Separated. Still married waiting on divorce?

Does that mean no dating?

If it does, do both agree?

Where are you taking us?


----------



## Hopeful Heart (Apr 23, 2017)

Yes waiting on divorce.

Dating? Hadn't even thought of that. As of right now, I have to figure out who I am. Don't even know me anymore. I have done everything my husbands way and the things my husband has wanted to do for so long. I'm not sure.

He is free to do what he will. Doesn't matter one way or the other to me.

I was just wanting to hear from others how long it took them to adjust and become someone they recognized again. Feeling kind of empty.


----------



## bwent (Oct 20, 2016)

You have good days and bad days my friend. I've been separated 1.5 years. I am in the middle of divorce stuff. I'm having a really bad night tonight... Just feel lost and lonely. But I didn't feel like that yesterday while I was out having a drink with my coworkers and stuff. I don't feel lost when I hold my baby nephew or I walk my dog. It just creeps up on you.

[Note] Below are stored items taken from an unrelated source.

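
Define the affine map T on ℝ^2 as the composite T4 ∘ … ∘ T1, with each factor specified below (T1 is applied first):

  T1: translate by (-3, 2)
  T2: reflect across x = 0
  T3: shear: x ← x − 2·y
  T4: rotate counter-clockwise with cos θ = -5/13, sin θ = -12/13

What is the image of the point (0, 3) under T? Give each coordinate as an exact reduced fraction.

T1 translate by (-3, 2): (0, 3) → (-3, 5)
T2 reflect across x = 0: (-3, 5) → (3, 5)
T3 shear: x ← x − 2·y: (3, 5) → (-7, 5)
T4 rotate counter-clockwise with cos θ = -5/13, sin θ = -12/13: (-7, 5) → (95/13, 59/13)

T(p) = (95/13, 59/13)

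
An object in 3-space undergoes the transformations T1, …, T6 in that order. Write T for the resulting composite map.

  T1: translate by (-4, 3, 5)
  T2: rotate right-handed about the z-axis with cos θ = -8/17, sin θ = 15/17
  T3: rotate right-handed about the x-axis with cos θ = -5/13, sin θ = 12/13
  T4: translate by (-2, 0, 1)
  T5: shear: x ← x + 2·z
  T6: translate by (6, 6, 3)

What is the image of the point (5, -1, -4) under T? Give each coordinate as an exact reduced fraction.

T(p) = (638/221, 1127/221, 787/221)

T1 translate by (-4, 3, 5): (5, -1, -4) → (1, 2, 1)
T2 rotate right-handed about the z-axis with cos θ = -8/17, sin θ = 15/17: (1, 2, 1) → (-38/17, -1/17, 1)
T3 rotate right-handed about the x-axis with cos θ = -5/13, sin θ = 12/13: (-38/17, -1/17, 1) → (-38/17, -199/221, -97/221)
T4 translate by (-2, 0, 1): (-38/17, -199/221, -97/221) → (-72/17, -199/221, 124/221)
T5 shear: x ← x + 2·z: (-72/17, -199/221, 124/221) → (-688/221, -199/221, 124/221)
T6 translate by (6, 6, 3): (-688/221, -199/221, 124/221) → (638/221, 1127/221, 787/221)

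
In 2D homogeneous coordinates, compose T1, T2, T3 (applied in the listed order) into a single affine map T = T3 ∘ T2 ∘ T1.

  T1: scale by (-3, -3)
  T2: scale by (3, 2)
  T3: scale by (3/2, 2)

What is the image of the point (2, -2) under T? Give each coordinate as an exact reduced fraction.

T1 scale by (-3, -3): (2, -2) → (-6, 6)
T2 scale by (3, 2): (-6, 6) → (-18, 12)
T3 scale by (3/2, 2): (-18, 12) → (-27, 24)

T(p) = (-27, 24)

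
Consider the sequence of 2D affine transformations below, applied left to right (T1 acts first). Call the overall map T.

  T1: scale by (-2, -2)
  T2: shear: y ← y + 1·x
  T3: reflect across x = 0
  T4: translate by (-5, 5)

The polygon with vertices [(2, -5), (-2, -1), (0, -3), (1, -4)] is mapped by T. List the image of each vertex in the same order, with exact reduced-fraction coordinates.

T1 scale by (-2, -2): (2, -5) → (-4, 10); (-2, -1) → (4, 2); (0, -3) → (0, 6); (1, -4) → (-2, 8)
T2 shear: y ← y + 1·x: (-4, 10) → (-4, 6); (4, 2) → (4, 6); (0, 6) → (0, 6); (-2, 8) → (-2, 6)
T3 reflect across x = 0: (-4, 6) → (4, 6); (4, 6) → (-4, 6); (0, 6) → (0, 6); (-2, 6) → (2, 6)
T4 translate by (-5, 5): (4, 6) → (-1, 11); (-4, 6) → (-9, 11); (0, 6) → (-5, 11); (2, 6) → (-3, 11)

image vertices: (-1, 11), (-9, 11), (-5, 11), (-3, 11)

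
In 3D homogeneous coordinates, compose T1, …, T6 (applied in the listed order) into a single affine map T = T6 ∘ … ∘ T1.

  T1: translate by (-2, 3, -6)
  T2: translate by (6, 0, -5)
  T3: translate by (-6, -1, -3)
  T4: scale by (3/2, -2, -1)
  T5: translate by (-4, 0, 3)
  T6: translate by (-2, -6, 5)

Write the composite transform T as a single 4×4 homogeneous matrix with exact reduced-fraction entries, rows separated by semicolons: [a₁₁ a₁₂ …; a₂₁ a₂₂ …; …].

T = [3/2 0 0 -9; 0 -2 0 -10; 0 0 -1 22; 0 0 0 1]

T1 = [1 0 0 -2; 0 1 0 3; 0 0 1 -6; 0 0 0 1]
T2·T1 = [1 0 0 4; 0 1 0 3; 0 0 1 -11; 0 0 0 1]
T3·…·T1 = [1 0 0 -2; 0 1 0 2; 0 0 1 -14; 0 0 0 1]
T4·…·T1 = [3/2 0 0 -3; 0 -2 0 -4; 0 0 -1 14; 0 0 0 1]
T5·…·T1 = [3/2 0 0 -7; 0 -2 0 -4; 0 0 -1 17; 0 0 0 1]
T6·…·T1 = [3/2 0 0 -9; 0 -2 0 -10; 0 0 -1 22; 0 0 0 1]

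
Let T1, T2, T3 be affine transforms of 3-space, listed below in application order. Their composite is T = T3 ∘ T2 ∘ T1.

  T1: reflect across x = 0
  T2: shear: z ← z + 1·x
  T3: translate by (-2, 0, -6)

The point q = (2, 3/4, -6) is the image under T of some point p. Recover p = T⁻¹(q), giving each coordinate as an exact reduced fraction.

T1 = [-1 0 0 0; 0 1 0 0; 0 0 1 0; 0 0 0 1]
T2·T1 = [-1 0 0 0; 0 1 0 0; -1 0 1 0; 0 0 0 1]
T3·…·T1 = [-1 0 0 -2; 0 1 0 0; -1 0 1 -6; 0 0 0 1]
det M = -1; M⁻¹ = [-1 0 0 -2; 0 1 0 0; -1 0 1 4; 0 0 0 1]
M⁻¹ · (2, 3/4, -6)ᵀ = (-4, 3/4, -4)ᵀ

p = (-4, 3/4, -4)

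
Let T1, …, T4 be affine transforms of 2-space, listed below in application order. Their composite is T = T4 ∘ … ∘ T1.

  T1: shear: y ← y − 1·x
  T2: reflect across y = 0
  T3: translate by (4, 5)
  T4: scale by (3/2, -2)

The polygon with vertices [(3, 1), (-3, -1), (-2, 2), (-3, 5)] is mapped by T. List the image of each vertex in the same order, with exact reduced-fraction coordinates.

image vertices: (21/2, -14), (3/2, -6), (3, -2), (3/2, 6)

T1 shear: y ← y − 1·x: (3, 1) → (3, -2); (-3, -1) → (-3, 2); (-2, 2) → (-2, 4); (-3, 5) → (-3, 8)
T2 reflect across y = 0: (3, -2) → (3, 2); (-3, 2) → (-3, -2); (-2, 4) → (-2, -4); (-3, 8) → (-3, -8)
T3 translate by (4, 5): (3, 2) → (7, 7); (-3, -2) → (1, 3); (-2, -4) → (2, 1); (-3, -8) → (1, -3)
T4 scale by (3/2, -2): (7, 7) → (21/2, -14); (1, 3) → (3/2, -6); (2, 1) → (3, -2); (1, -3) → (3/2, 6)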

No matter how common it is, we never think divorce will happen to us. It's ok to feel overwhelmed by it.


----------



## Cooper (Apr 18, 2008)

Hopeful Heart one day you're going to laugh out loud at something silly, or your going to catch yourself singing and dancing for no other reason than it feels good! There's no set time frame, and it won't happen like flipping a switch, but the happy moments keep getting closer and closer together and one day you're just over it.


----------